Grupa około 180 polskich turystów koczowała na terenie portu lotniczego w Burgas w Bułgarii. Część osób spała nawet na ulicy. Nocleg w hotelu zapewniono jedynie rodzinom z małymi dziećmi. – Znów linie lotnicze Small Planet mają problemy z odbiorem pasażerów. Lot był planowo wyznaczony na 15:15 czasu bułgarskiego – informowała w piątek jedna z Polek. – Do hoteli zabierani są tylko turyści, którzy wykupili wczasy przez biura podróży. Pozostali, którzy kupili tylko bilet lotniczy, pozostawieni są bez żadnego zainteresowania – żaliła się.

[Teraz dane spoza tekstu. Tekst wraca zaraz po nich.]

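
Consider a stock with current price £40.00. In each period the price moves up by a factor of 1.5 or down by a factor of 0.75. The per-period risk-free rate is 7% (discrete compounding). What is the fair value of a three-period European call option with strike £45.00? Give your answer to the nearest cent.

Risk-neutral probability p = (1 + 0.07 − 0.75)/(1.5 − 0.75) = 0.3200/0.7500 = 0.4267
Terminal stock prices: S_uuu = 135, S_uud = 67.5, S_udd = 33.75, S_ddd = 16.88
Terminal payoffs (S − K): max(90, 0) = 90, max(22.5, 0) = 22.5, max(-11.25, 0) = 0, max(-28.12, 0) = 0
Node uu (S = 90): V_uu = 1/1.07·[0.4267·90.0000 + 0.5733·22.5000] = 47.9439
Node ud (S = 45): V_ud = 1/1.07·[0.4267·22.5000 + 0.5733·0.0000] = 8.9720
Node dd (S = 22.5): V_dd = 1/1.07·[0.4267·0.0000 + 0.5733·0.0000] = 0.0000
Node u (S = 60): V_u = 1/1.07·[0.4267·47.9439 + 0.5733·8.9720] = 23.9252
Node d (S = 30): V_d = 1/1.07·[0.4267·8.9720 + 0.5733·0.0000] = 3.5776
Node 0 (S = 40): V_0 = 1/1.07·[0.4267·23.9252 + 0.5733·3.5776] = 11.4573

£11.46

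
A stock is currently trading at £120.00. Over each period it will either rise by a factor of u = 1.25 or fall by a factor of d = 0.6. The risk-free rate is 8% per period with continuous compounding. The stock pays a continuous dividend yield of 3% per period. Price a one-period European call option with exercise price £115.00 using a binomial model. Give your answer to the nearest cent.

Per-period risk-free factor R = e^0.08 = 1.0833; dividend-adjusted growth = e^(0.08−0.03) = 1.0513.
Risk-neutral probability p = (1.0513 − 0.6)/(1.25 − 0.6) = 0.4513/0.6500 = 0.6943
Terminal stock prices: S_u = 150, S_d = 72
Terminal payoffs (S − K): max(35, 0) = 35, max(-43, 0) = 0
Node 0 (S = 120): V_0 = e^(−0.08)·[0.6943·35.0000 + 0.3057·0.0000] = 22.4310

£22.43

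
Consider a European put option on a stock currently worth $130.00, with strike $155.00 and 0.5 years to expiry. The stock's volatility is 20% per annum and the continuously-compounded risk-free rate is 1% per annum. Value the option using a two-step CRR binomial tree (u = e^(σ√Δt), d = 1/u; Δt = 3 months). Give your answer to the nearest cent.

$25.12

CRR parameters: u = e^(σ√Δt) = e^(0.2·√0.25) = 1.1052, d = 1/u = 0.9048
Per-period rate: rΔt = 0.01·0.25 = 0.0025, so R = e^0.0025 = 1.0025
Risk-neutral probability p = (e^0.0025 − 0.9048)/(1.1052 − 0.9048) = 0.0977/0.2003 = 0.4875
Terminal stock prices: S_uu = 158.8, S_ud = 130, S_dd = 106.4
Terminal payoffs (K − S): max(-3.782, 0) = 0, max(25, 0) = 25, max(48.57, 0) = 48.57
Node u (S = 143.7): V_u = e^(−0.0025)·[0.4875·0.0000 + 0.5125·25.0000] = 12.7801
Node d (S = 117.6): V_d = e^(−0.0025)·[0.4875·25.0000 + 0.5125·48.5650] = 36.9841
Node 0 (S = 130): V_0 = e^(−0.0025)·[0.4875·12.7801 + 0.5125·36.9841] = 25.1214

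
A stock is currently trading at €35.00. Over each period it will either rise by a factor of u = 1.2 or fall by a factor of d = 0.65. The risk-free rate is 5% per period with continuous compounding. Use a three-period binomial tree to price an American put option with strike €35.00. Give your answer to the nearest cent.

€4.80

Risk-neutral probability p = (e^0.05 − 0.65)/(1.2 − 0.65) = 0.4013/0.5500 = 0.7296
Terminal stock prices: S_uuu = 60.48, S_uud = 32.76, S_udd = 17.75, S_ddd = 9.612
Terminal payoffs (K − S): max(-25.48, 0) = 0, max(2.24, 0) = 2.24, max(17.25, 0) = 17.25, max(25.39, 0) = 25.39
Node uu (S = 50.4): continuation = e^(−0.05)·[0.7296·0.0000 + 0.2704·2.2400] = 0.5762; exercise value = 0.0000 ≤ continuation, so V_uu = 0.5762
Node ud (S = 27.3): continuation = e^(−0.05)·[0.7296·2.2400 + 0.2704·17.2550] = 5.9930; exercise value = 7.7000 > continuation, so V_ud = 7.7000 (exercise)
Node dd (S = 14.79): continuation = e^(−0.05)·[0.7296·17.2550 + 0.2704·25.3881] = 18.5055; exercise value = 20.2125 > continuation, so V_dd = 20.2125 (exercise)
Node u (S = 42): continuation = e^(−0.05)·[0.7296·0.5762 + 0.2704·7.7000] = 2.3805; exercise value = 0.0000 ≤ continuation, so V_u = 2.3805
Node d (S = 22.75): continuation = e^(−0.05)·[0.7296·7.7000 + 0.2704·20.2125] = 10.5430; exercise value = 12.2500 > continuation, so V_d = 12.2500 (exercise)
Node 0 (S = 35): continuation = e^(−0.05)·[0.7296·2.3805 + 0.2704·12.2500] = 4.8031; exercise value = 0.0000 ≤ continuation, so V_0 = 4.8031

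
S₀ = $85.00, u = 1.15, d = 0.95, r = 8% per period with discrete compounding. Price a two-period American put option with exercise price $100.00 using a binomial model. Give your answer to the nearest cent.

$15.00

Risk-neutral probability p = (1 + 0.08 − 0.95)/(1.15 − 0.95) = 0.1300/0.2000 = 0.6500
Terminal stock prices: S_uu = 112.4, S_ud = 92.86, S_dd = 76.71
Terminal payoffs (K − S): max(-12.41, 0) = 0, max(7.138, 0) = 7.138, max(23.29, 0) = 23.29
Node u (S = 97.75): continuation = 1/1.08·[0.6500·0.0000 + 0.3500·7.1375] = 2.3131; exercise value = 2.2500 ≤ continuation, so V_u = 2.3131
Node d (S = 80.75): continuation = 1/1.08·[0.6500·7.1375 + 0.3500·23.2875] = 11.8426; exercise value = 19.2500 > continuation, so V_d = 19.2500 (exercise)
Node 0 (S = 85): continuation = 1/1.08·[0.6500·2.3131 + 0.3500·19.2500] = 7.6306; exercise value = 15.0000 > continuation, so V_0 = 15.0000 (exercise)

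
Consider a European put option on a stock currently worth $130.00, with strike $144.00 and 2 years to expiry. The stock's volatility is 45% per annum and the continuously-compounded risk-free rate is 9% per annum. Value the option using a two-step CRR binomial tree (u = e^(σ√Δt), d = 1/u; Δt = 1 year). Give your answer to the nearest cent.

$25.60

CRR parameters: u = e^(σ√Δt) = e^(0.45·√1) = 1.5683, d = 1/u = 0.6376
Per-period rate: rΔt = 0.09·1 = 0.09, so R = e^0.09 = 1.0942
Risk-neutral probability p = (e^0.09 − 0.6376)/(1.5683 − 0.6376) = 0.4565/0.9307 = 0.4905
Terminal stock prices: S_uu = 319.7, S_ud = 130, S_dd = 52.85
Terminal payoffs (K − S): max(-175.7, 0) = 0, max(14, 0) = 14, max(91.15, 0) = 91.15
Node u (S = 203.9): V_u = e^(−0.09)·[0.4905·0.0000 + 0.5095·14.0000] = 6.5184
Node d (S = 82.89): V_d = e^(−0.09)·[0.4905·14.0000 + 0.5095·91.1459] = 48.7144
Node 0 (S = 130): V_0 = e^(−0.09)·[0.4905·6.5184 + 0.5095·48.7144] = 25.6040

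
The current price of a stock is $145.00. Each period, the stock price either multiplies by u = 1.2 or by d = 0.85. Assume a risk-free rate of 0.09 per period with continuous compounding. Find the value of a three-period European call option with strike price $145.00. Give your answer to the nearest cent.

$38.31

Risk-neutral probability p = (e^0.09 − 0.85)/(1.2 − 0.85) = 0.2442/0.3500 = 0.6976
Terminal stock prices: S_uuu = 250.6, S_uud = 177.5, S_udd = 125.7, S_ddd = 89.05
Terminal payoffs (S − K): max(105.6, 0) = 105.6, max(32.48, 0) = 32.48, max(-19.29, 0) = 0, max(-55.95, 0) = 0
Node uu (S = 208.8): V_uu = e^(−0.09)·[0.6976·105.5600 + 0.3024·32.4800] = 76.2800
Node ud (S = 147.9): V_ud = e^(−0.09)·[0.6976·32.4800 + 0.3024·0.0000] = 20.7091
Node dd (S = 104.8): V_dd = e^(−0.09)·[0.6976·0.0000 + 0.3024·0.0000] = 0.0000
Node u (S = 174): V_u = e^(−0.09)·[0.6976·76.2800 + 0.3024·20.7091] = 54.3584
Node d (S = 123.2): V_d = e^(−0.09)·[0.6976·20.7091 + 0.3024·0.0000] = 13.2040
Node 0 (S = 145): V_0 = e^(−0.09)·[0.6976·54.3584 + 0.3024·13.2040] = 38.3075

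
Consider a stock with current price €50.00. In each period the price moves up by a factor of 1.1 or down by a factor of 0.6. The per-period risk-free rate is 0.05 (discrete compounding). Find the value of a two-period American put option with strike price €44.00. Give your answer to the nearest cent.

Risk-neutral probability p = (1 + 0.05 − 0.6)/(1.1 − 0.6) = 0.4500/0.5000 = 0.9000
Terminal stock prices: S_uu = 60.5, S_ud = 33, S_dd = 18
Terminal payoffs (K − S): max(-16.5, 0) = 0, max(11, 0) = 11, max(26, 0) = 26
Node u (S = 55): continuation = 1/1.05·[0.9000·0.0000 + 0.1000·11.0000] = 1.0476; exercise value = 0.0000 ≤ continuation, so V_u = 1.0476
Node d (S = 30): continuation = 1/1.05·[0.9000·11.0000 + 0.1000·26.0000] = 11.9048; exercise value = 14.0000 > continuation, so V_d = 14.0000 (exercise)
Node 0 (S = 50): continuation = 1/1.05·[0.9000·1.0476 + 0.1000·14.0000] = 2.2313; exercise value = 0.0000 ≤ continuation, so V_0 = 2.2313

€2.23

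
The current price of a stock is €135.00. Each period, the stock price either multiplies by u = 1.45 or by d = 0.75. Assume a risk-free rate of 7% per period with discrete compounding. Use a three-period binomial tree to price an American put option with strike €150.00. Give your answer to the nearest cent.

€29.12

Risk-neutral probability p = (1 + 0.07 − 0.75)/(1.45 − 0.75) = 0.3200/0.7000 = 0.4571
Terminal stock prices: S_uuu = 411.6, S_uud = 212.9, S_udd = 110.1, S_ddd = 56.95
Terminal payoffs (K − S): max(-261.6, 0) = 0, max(-62.88, 0) = 0, max(39.89, 0) = 39.89, max(93.05, 0) = 93.05
Node uu (S = 283.8): continuation = 1/1.07·[0.4571·0.0000 + 0.5429·0.0000] = 0.0000; exercise value = 0.0000 ≤ continuation, so V_uu = 0.0000
Node ud (S = 146.8): continuation = 1/1.07·[0.4571·0.0000 + 0.5429·39.8906] = 20.2382; exercise value = 3.1875 ≤ continuation, so V_ud = 20.2382
Node dd (S = 75.94): continuation = 1/1.07·[0.4571·39.8906 + 0.5429·93.0469] = 64.2494; exercise value = 74.0625 > continuation, so V_dd = 74.0625 (exercise)
Node u (S = 195.8): continuation = 1/1.07·[0.4571·0.0000 + 0.5429·20.2382] = 10.2677; exercise value = 0.0000 ≤ continuation, so V_u = 10.2677
Node d (S = 101.2): continuation = 1/1.07·[0.4571·20.2382 + 0.5429·74.0625] = 46.2216; exercise value = 48.7500 > continuation, so V_d = 48.7500 (exercise)
Node 0 (S = 135): continuation = 1/1.07·[0.4571·10.2677 + 0.5429·48.7500] = 29.1197; exercise value = 15.0000 ≤ continuation, so V_0 = 29.1197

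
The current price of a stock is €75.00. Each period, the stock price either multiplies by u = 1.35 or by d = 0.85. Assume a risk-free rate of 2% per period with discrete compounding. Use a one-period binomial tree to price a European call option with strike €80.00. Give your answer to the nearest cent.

Risk-neutral probability p = (1 + 0.02 − 0.85)/(1.35 − 0.85) = 0.1700/0.5000 = 0.3400
Terminal stock prices: S_u = 101.2, S_d = 63.75
Terminal payoffs (S − K): max(21.25, 0) = 21.25, max(-16.25, 0) = 0
Node 0 (S = 75): V_0 = 1/1.02·[0.3400·21.2500 + 0.6600·0.0000] = 7.0833

€7.08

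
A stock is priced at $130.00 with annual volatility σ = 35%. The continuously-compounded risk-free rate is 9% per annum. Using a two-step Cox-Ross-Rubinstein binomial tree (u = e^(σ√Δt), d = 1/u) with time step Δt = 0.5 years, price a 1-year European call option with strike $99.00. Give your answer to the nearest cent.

CRR parameters: u = e^(σ√Δt) = e^(0.35·√0.5) = 1.2808, d = 1/u = 0.7808
Per-period rate: rΔt = 0.09·0.5 = 0.045, so R = e^0.045 = 1.0460
Risk-neutral probability p = (e^0.045 − 0.7808)/(1.2808 − 0.7808) = 0.2653/0.5000 = 0.5305
Terminal stock prices: S_uu = 213.3, S_ud = 130, S_dd = 79.25
Terminal payoffs (S − K): max(114.3, 0) = 114.3, max(31, 0) = 31, max(-19.75, 0) = 0
Node u (S = 166.5): V_u = e^(−0.045)·[0.5305·114.2594 + 0.4695·31.0000] = 71.8607
Node d (S = 101.5): V_d = e^(−0.045)·[0.5305·31.0000 + 0.4695·0.0000] = 15.7216
Node 0 (S = 130): V_0 = e^(−0.045)·[0.5305·71.8607 + 0.4695·15.7216] = 43.5005

$43.50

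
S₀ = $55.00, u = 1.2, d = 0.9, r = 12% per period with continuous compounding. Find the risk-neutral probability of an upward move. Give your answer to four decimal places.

Risk-neutral probability p = (e^0.12 − 0.9)/(1.2 − 0.9) = 0.2275/0.3000 = 0.7583

p = 0.7583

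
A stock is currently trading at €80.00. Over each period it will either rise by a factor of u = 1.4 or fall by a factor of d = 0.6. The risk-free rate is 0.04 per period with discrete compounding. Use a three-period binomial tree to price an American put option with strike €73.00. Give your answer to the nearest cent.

€14.75

Risk-neutral probability p = (1 + 0.04 − 0.6)/(1.4 − 0.6) = 0.4400/0.8000 = 0.5500
Terminal stock prices: S_uuu = 219.5, S_uud = 94.08, S_udd = 40.32, S_ddd = 17.28
Terminal payoffs (K − S): max(-146.5, 0) = 0, max(-21.08, 0) = 0, max(32.68, 0) = 32.68, max(55.72, 0) = 55.72
Node uu (S = 156.8): continuation = 1/1.04·[0.5500·0.0000 + 0.4500·0.0000] = 0.0000; exercise value = 0.0000 ≤ continuation, so V_uu = 0.0000
Node ud (S = 67.2): continuation = 1/1.04·[0.5500·0.0000 + 0.4500·32.6800] = 14.1404; exercise value = 5.8000 ≤ continuation, so V_ud = 14.1404
Node dd (S = 28.8): continuation = 1/1.04·[0.5500·32.6800 + 0.4500·55.7200] = 41.3923; exercise value = 44.2000 > continuation, so V_dd = 44.2000 (exercise)
Node u (S = 112): continuation = 1/1.04·[0.5500·0.0000 + 0.4500·14.1404] = 6.1184; exercise value = 0.0000 ≤ continuation, so V_u = 6.1184
Node d (S = 48): continuation = 1/1.04·[0.5500·14.1404 + 0.4500·44.2000] = 26.6031; exercise value = 25.0000 ≤ continuation, so V_d = 26.6031
Node 0 (S = 80): continuation = 1/1.04·[0.5500·6.1184 + 0.4500·26.6031] = 14.7467; exercise value = 0.0000 ≤ continuation, so V_0 = 14.7467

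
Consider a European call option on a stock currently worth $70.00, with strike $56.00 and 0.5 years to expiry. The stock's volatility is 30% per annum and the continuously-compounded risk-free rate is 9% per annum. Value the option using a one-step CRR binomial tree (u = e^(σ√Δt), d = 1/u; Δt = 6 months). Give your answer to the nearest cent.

$16.46

CRR parameters: u = e^(σ√Δt) = e^(0.3·√0.5) = 1.2363, d = 1/u = 0.8089
Per-period rate: rΔt = 0.09·0.5 = 0.045, so R = e^0.045 = 1.0460
Risk-neutral probability p = (e^0.045 − 0.8089)/(1.2363 − 0.8089) = 0.2372/0.4275 = 0.5548
Terminal stock prices: S_u = 86.54, S_d = 56.62
Terminal payoffs (S − K): max(30.54, 0) = 30.54, max(0.6201, 0) = 0.6201
Node 0 (S = 70): V_0 = e^(−0.045)·[0.5548·30.5418 + 0.4452·0.6201] = 16.4641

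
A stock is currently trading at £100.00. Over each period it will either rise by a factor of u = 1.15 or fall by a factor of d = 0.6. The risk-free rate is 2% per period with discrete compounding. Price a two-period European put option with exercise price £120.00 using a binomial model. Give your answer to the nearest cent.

Risk-neutral probability p = (1 + 0.02 − 0.6)/(1.15 − 0.6) = 0.4200/0.5500 = 0.7636
Terminal stock prices: S_uu = 132.2, S_ud = 69, S_dd = 36
Terminal payoffs (K − S): max(-12.25, 0) = 0, max(51, 0) = 51, max(84, 0) = 84
Node u (S = 115): V_u = 1/1.02·[0.7636·0.0000 + 0.2364·51.0000] = 11.8182
Node d (S = 60): V_d = 1/1.02·[0.7636·51.0000 + 0.2364·84.0000] = 57.6471
Node 0 (S = 100): V_0 = 1/1.02·[0.7636·11.8182 + 0.2364·57.6471] = 22.2063

£22.21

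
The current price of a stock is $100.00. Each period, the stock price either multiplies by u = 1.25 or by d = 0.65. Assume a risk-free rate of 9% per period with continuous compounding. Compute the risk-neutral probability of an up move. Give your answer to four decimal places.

p = 0.7403

Risk-neutral probability p = (e^0.09 − 0.65)/(1.25 − 0.65) = 0.4442/0.6000 = 0.7403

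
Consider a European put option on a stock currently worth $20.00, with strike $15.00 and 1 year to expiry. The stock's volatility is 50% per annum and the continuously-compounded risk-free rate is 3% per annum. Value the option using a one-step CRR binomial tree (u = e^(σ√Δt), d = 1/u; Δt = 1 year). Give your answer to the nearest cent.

$1.65

CRR parameters: u = e^(σ√Δt) = e^(0.5·√1) = 1.6487, d = 1/u = 0.6065
Per-period rate: rΔt = 0.03·1 = 0.03, so R = e^0.03 = 1.0305
Risk-neutral probability p = (e^0.03 − 0.6065)/(1.6487 − 0.6065) = 0.4239/1.0422 = 0.4068
Terminal stock prices: S_u = 32.97, S_d = 12.13
Terminal payoffs (K − S): max(-17.97, 0) = 0, max(2.869, 0) = 2.869
Node 0 (S = 20): V_0 = e^(−0.03)·[0.4068·0.0000 + 0.5932·2.8694] = 1.6519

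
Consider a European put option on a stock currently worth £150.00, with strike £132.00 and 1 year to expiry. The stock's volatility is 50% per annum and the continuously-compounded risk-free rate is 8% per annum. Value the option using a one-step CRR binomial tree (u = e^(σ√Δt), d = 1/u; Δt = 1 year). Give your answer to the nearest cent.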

Polacy mieli wrócić do kraju już w sobotę wieczorem. Przyczyną tak długiej zwłoki była awaria maszyny. – Usterka była bardzo prosta, ale konieczne były części, których nie ma w Polsce. Części musieliśmy sprowadzać, ale w piątek utknęły we Frankfurcie – tłumaczył w sobotę przedstawiciel firmy Small Planet Tomasz Ostojski. – Staramy się wynająć samolot, ale w szczycie sezonu wszyscy mają z tym problem – dodawał.
Według najnowszych informacji samolot z polskimi wczasowiczami z Burgas wylądował na lotnisku im. Jana Pawła II w Krakowie przed godziną 10:00.